La Fondation IOTA a récemment publié un manifeste. Dans ce document, elle mentionnait qu’elle passait d’un simple trading crypto à un commerce international plus large.
Aujourd’hui, la majorité du commerce international repose encore sur des processus lents et basés sur le papier, où une seule expédition peut impliquer 30 organisations différentes et des centaines de copies de documents.
Ce vieux système crée d’énormes retards, et IOTA croit que sa technologie peut résoudre ces problèmes en fournissant une couche numérique neutre pour que tout le monde puisse l’utiliser.
L’état actuel du commerce international est étonnamment manuel. Chaque jour, environ 4 milliards de documents commerciaux circulent dans le monde. Non seulement cela, mais ces papiers physiques représentent jusqu’à 20 % du coût administratif total d’une expédition.
La fraude est un autre problème majeur, car les banques perdent entre $2 milliard et $5 milliard chaque année en raison de documents falsifiés.
Le co-fondateur d’IOTA, Dominik Schiener, a publié un message annonçant que l’orientation stratégique d’IOTA s’est déplacée du secteur spéculatif crypto vers la construction d’infrastructures pour le marché mondial du commerce de $35 trillion. L’article indique qu’IOTA vise à répondre au commerce traditionnel…
— Wu Blockchain (@WuBlockchain) 23 janvier 2026
Il existe également un écart de 2,5 trillions de dollars dans le financement du commerce, où de nombreuses petites entreprises ne peuvent pas obtenir de prêts parce que les prêteurs ne peuvent pas vérifier leurs expéditions. IOTA tente de combler ces lacunes en plaçant les données commerciales sur son réseau public.
Cela crée une « source unique de vérité » en laquelle toutes les parties peuvent avoir confiance, et contrairement aux bases de données privées détenues par une seule entreprise, ce système est plus transparent.
IOTA a lancé le Réseau d’Information Commerciale Mondiale ( connu simplement sous le nom de TWIN) dans le cadre de cette stratégie. Le réseau a déjà transféré cet outil sur le mainnet et il est déjà utilisé au Kenya pour suivre les exportations de fleurs.
Il gère actuellement environ sept millions de tiges de fleurs chaque jour, et le projet prévoit d’étendre cela à toutes les marchandises kényanes d’ici la fin mars.
Le gouvernement du Royaume-Uni teste également cette technologie. Le Cabinet Office du Royaume-Uni a utilisé TWIN pour suivre plus de 2 000 expéditions de volailles en provenance de Pologne, et quatre employés du gouvernement travaillent désormais directement avec IOTA pour étendre ces essais.
L’initiative ADAPT est l’un des aspects les plus ambitieux de ce plan. Cela signifie Africa Digital Access and Public Infrastructure for Trade, et IOTA travaille avec des partenaires majeurs comme le Forum Économique Mondial et l’Institut Tony Blair.
Ils font cela pour construire une infrastructure numérique combinée pour tout le continent, et l’objectif est de connecter 1,5 milliard de personnes d’ici 2035.
Ce projet pourrait changer la façon dont les affaires se déroulent en Afrique, car il vise à réduire les coûts de paiement transfrontaliers de plus de 50 %. Il cherche également à réduire le temps d’attente aux frontières de semaines à quelques heures.
D’ici 2030, la fondation prévoit que le système TWIN sera actif dans plus de 30 pays.
Cette croissance régionale créerait un effet de réseau massif, et l’Afrique regarde déjà vers les stablecoins et IOTA pour débloquer $70 milliard de nouvelle valeur commerciale.
L’ampleur du commerce mondial pourrait entraîner des volumes de transactions massifs sur le réseau IOTA.
Il y a environ 2,5 milliards d’expéditions transfrontalières chaque année, et chaque expédition génère environ 26 transactions distinctes sur le réseau.
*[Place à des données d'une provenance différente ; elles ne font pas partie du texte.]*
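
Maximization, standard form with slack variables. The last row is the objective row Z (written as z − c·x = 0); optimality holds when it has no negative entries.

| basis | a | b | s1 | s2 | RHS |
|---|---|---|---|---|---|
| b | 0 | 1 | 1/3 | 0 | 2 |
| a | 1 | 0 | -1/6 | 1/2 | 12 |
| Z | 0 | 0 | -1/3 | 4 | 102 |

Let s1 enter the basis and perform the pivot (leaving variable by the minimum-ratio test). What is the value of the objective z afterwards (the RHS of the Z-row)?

Ratio test on column s1 — row 1: 2/(1/3) = 6; row 2: entry -1/6 ≤ 0. Minimum is 6 at row 1 (b leaves); pivot element 1/3.
Pivot on row 1; the Z-row RHS becomes 102 − (-1/3)·6 = 104.

104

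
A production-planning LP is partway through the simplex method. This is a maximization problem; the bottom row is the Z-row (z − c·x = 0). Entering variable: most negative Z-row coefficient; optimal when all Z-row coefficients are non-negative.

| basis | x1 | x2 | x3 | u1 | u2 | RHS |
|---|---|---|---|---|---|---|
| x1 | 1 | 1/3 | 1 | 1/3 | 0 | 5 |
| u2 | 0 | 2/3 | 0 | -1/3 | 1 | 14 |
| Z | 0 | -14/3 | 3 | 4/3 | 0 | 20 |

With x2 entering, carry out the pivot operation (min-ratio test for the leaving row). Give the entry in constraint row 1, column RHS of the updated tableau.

15

Ratio test on column x2 — row 1: 5/(1/3) = 15; row 2: 14/(2/3) = 21. Minimum is 15 at row 1 (x1 leaves); pivot element 1/3.
Divide row 1 by 1/3; eliminate column x2 from the other rows.
In the new row 1, the RHS entry is the old entry divided by the pivot: 5/(1/3) = 15.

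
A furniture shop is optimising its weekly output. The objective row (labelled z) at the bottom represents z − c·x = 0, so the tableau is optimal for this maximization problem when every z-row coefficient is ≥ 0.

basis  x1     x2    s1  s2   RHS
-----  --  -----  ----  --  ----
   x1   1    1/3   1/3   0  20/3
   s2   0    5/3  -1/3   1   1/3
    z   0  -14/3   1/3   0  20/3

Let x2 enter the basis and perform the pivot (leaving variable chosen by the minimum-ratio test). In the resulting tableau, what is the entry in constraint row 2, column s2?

Ratio test on column x2 — row 1: (20/3)/(1/3) = 20; row 2: (1/3)/(5/3) = 1/5. Minimum is 1/5 at row 2 (s2 leaves); pivot element 5/3.
Divide row 2 by 5/3; eliminate column x2 from the other rows.
In the new row 2, the s2 entry is the old entry divided by the pivot: 1/(5/3) = 3/5.

3/5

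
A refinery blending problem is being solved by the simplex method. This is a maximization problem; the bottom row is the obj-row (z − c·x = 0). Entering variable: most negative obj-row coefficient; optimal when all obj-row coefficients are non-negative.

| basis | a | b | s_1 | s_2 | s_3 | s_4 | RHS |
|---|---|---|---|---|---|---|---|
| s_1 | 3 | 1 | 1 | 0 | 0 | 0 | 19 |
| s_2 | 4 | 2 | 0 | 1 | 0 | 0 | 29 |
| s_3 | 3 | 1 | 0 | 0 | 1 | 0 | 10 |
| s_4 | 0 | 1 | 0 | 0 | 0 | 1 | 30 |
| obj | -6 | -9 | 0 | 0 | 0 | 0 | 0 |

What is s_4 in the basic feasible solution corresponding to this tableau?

s_4 is basic (row 4); its value is the RHS of that row, 30.

30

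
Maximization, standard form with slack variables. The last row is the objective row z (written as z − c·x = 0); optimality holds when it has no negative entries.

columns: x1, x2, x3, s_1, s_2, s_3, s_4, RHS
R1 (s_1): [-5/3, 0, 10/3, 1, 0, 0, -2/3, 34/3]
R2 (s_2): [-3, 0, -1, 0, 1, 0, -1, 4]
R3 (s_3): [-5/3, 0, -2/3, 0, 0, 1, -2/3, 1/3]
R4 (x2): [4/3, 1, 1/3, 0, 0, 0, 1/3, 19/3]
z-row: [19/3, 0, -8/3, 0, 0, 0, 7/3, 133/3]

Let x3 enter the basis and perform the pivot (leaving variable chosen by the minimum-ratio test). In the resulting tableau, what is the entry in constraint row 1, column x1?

Ratio test on column x3 — row 1: (34/3)/(10/3) = 17/5; row 2: entry -1 ≤ 0; row 3: entry -2/3 ≤ 0; row 4: (19/3)/(1/3) = 19. Minimum is 17/5 at row 1 (s_1 leaves); pivot element 10/3.
Divide row 1 by 10/3; eliminate column x3 from the other rows.
In the new row 1, the x1 entry is the old entry divided by the pivot: (-5/3)/(10/3) = -1/2.

-1/2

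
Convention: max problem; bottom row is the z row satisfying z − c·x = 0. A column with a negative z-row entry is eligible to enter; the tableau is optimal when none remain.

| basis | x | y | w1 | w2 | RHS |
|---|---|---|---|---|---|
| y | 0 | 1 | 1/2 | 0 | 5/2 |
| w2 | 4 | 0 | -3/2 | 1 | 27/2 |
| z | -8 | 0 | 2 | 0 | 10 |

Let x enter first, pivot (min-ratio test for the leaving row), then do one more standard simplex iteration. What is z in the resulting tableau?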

Si IOTA capte seulement 1 % de ce marché, cela représenterait 650 millions de transactions par an.
Ce volume n’inclut même pas d’autres usages comme l’identité numérique ou les passeports produits.
Ce niveau élevé d’activité influence directement l’économie du réseau, car les frais de transaction brûlent des tokens (ce qui réduit l’offre totale au fil du temps). Les entreprises doivent également détenir des tokens pour accéder au stockage et aux ressources du réseau, et actuellement, les utilisateurs peuvent gagner environ 11 % par an en stakant leurs tokens.
L’objectif est de rendre le réseau aussi essentiel que le GPS ou le système bancaire SWIFT. À mesure que plus de commerce se déplace en chaîne, la demande d’accès au réseau devrait croître.